Ear candles have a purely physical function. Ear candling is a safe, gentle way to clear excess wax from the ears. A light suction action, or ‘chimney effect’, and the movement of the flame create a vibration of air in the ear candle, creating a feeling of warmth and relaxation.

Ear candles with sage are recommended to relieve:

  • Noise in the ears.
  • Blocked sensation of ears.
  • Excess wax.
  • Pressure regulation.
  • Discomfort from sinusitis.
  • Vertigo caused by blocked ears.


Talk to your medical practitioner before taking any herbal supplements.
Do not use ear candles if you have recently had ear or nose surgery, have grommets, suffer bleeding or discharge from the ears or have impacted wax.

Taken orally, sage can:

  • Support liver function and metabolism.
  • Reduce hepato-cellular necrosis and fatty deposits in the liver.
  • Regenerate injured liver cells.
  • Decrease SGOT in patients with chronic liver disease such as cirrhosis.
  • Increase levels of glutathione, an amino acid-like compound that helps protect the liver against environmental toxins, including drugs and alcohol.
  • Stimulate the gall bladder and assist bile flow, reducing the risk of gallstone formation.
  • Help in cases of cholelithiasis, chronic hepatitis, fatty liver, varicosities and haemorrhoids.
  • Relieve dyspepsia.
  • Support people undergoing chemotherapy.

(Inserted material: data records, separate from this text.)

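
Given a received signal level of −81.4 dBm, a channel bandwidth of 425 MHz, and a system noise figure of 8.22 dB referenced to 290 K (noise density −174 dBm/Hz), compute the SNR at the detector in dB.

Noise floor: N = −174 + 10 log₁₀(B) + NF
10 log₁₀(4.25×10⁸) = 86.28 dB
N = −174 + 86.28 + 8.22 = −79.50 dBm
SNR = P_sig − N = −81.4 − (−79.50) = −1.90 dB → −1.9 dB

−1.9 dB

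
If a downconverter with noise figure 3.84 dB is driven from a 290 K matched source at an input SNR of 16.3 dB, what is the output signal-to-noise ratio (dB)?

12.46 dB

By definition F = SNR_in/SNR_out, so in dB: SNR_out = SNR_in − NF
SNR_out = 16.3 − 3.84 = 12.46 dB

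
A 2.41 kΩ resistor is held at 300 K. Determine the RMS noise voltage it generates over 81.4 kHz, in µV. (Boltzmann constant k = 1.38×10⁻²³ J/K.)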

Flora Force Products containing Sage

Domestic & culinary uses

Sage is a popular poultry and meat seasoning. The leaves can be used both fresh and dried.


This evergreen perennial shrub with greyish-green leaves bears purplish flowers on spikes in summer. Plant small sage plants in a warm, sunny location in containers or the garden in well-drained soil. Allow the plant to grow unharvested for the first year; the leaves can be harvested at any time thereafter, although they are considered best before or just after blooming. Prune after flowering to keep plants attractive and prevent them from getting too woody.

Information in our herb library is intended only as a general reference for further exploration. It is not a replacement for professional health advice and does not provide complete dosage information, format recommendations, toxicity levels, or possible interactions with prescription medicines. Accordingly, this information should only be used under the direct supervision of a suitably qualified health practitioner such as a registered homeopath, naturopath or phytotherapist.